The colours left their tincture on our hearts, colours we conjured up to lift our spirits. My brother explained how ultraviolet caused the electrons in these minerals to jump to a higher state and then to emit the excess energy as photons of light at different wavelengths, one that we perceived as bright colour. The science was good to know, but even better was the magic of discovering how something perceived as rather ordinary can seize us with its hidden beauty when seen in a different light.

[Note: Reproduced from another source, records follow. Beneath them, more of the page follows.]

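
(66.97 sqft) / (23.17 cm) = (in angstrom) 2.685e+11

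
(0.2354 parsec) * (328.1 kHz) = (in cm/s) 2.383e+23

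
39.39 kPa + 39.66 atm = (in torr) 3.044e+04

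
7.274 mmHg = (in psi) 0.1407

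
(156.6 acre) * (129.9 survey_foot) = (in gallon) 6.629e+09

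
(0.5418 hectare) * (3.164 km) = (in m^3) 1.714e+07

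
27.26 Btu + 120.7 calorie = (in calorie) 6995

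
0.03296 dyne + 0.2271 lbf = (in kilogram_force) 0.103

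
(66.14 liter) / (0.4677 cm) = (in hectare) 0.001414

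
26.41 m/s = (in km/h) 95.08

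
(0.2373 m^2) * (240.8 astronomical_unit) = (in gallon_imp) 1.88e+15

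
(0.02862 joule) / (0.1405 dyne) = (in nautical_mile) 11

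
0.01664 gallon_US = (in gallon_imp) 0.01386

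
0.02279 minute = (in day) 1.583e-05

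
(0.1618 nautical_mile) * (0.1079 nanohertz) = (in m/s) 3.233e-08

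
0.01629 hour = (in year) 1.86e-06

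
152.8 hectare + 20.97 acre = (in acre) 398.5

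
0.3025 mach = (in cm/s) 1.03e+04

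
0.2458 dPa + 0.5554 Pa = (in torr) 0.00435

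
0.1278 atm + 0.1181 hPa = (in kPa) 12.96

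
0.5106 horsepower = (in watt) 380.8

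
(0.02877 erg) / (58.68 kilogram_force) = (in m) 5e-12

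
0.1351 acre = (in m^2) 546.7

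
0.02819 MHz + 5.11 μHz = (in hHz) 281.9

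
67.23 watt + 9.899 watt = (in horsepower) 0.1034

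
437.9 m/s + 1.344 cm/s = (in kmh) 1576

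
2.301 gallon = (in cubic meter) 0.00871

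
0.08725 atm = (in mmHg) 66.31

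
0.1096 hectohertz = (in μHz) 1.096e+07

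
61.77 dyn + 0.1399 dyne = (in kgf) 6.313e-05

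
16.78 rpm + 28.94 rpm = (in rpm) 45.72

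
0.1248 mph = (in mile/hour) 0.1248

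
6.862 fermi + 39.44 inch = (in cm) 100.2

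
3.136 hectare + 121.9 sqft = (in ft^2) 3.377e+05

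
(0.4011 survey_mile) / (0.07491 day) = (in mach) 0.0002929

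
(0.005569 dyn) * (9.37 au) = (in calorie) 1.866e+04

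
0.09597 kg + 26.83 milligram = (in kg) 0.096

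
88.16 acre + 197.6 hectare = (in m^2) 2.333e+06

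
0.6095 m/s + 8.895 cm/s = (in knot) 1.358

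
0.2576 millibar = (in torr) 0.1932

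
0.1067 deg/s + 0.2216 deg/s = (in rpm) 0.05472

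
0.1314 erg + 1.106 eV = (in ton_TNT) 3.141e-18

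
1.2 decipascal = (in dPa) 1.2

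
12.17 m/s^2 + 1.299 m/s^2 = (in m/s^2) 13.47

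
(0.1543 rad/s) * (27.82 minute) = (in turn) 40.99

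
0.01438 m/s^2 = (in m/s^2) 0.01438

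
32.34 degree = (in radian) 0.5644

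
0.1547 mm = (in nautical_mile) 8.353e-08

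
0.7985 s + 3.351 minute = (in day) 0.002336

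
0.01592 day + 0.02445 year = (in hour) 214.6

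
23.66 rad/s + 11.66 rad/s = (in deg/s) 2024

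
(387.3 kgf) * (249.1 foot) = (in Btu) 273.3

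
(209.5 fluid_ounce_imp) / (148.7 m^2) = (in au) 2.676e-16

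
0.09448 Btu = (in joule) 99.68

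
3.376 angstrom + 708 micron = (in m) 0.000708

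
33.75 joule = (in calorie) 8.066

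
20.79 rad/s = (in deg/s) 1191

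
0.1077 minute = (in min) 0.1077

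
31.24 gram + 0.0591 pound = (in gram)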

Rocks and stones in dreams put us in touch with time, place and eternity. It is no accident that, according to the biblical account, Jacob’s dream of a stairway to heaven began when he stopped for the night, took a stone, put it under his head and slept. He dreamed of a luminous ladder on which angels descended to earth and ascended to God. When Jacob woke up from his dream, he said, ‘How awesome is this place! This is none other than the house of God; this is the gate of heaven.’23 He felt God would watch over him and was empowered to face the unknown. To mark his dream, Jacob took the stone he had slept on, stood it upright, and poured tree oil over it to sanctify it. The tree oil signified blessing and sacrifice because of the time and effort required to grow the tree and produce the oil. Jacob’s stone pillow reminds us of how ancient myths depicted both humans and gods as born from stone.24 Indeed, we live out our lives on the ‘speeding stone’ that we call Earth .25
I keep a collection of stones that remind me of my dreams: a white limestone, pink quartz, a polished sphere of obsidian. A piece of granite could serve to remind Mark of the sheer rock face of his own dream and his underlying desire for a relationship, just as in ancient Rome a block of dark stone stood next to the statue of Eros, the god of love.26 Find a rock or stone that calls to mind one of your dreams. Touch it and hear what it has to say to you.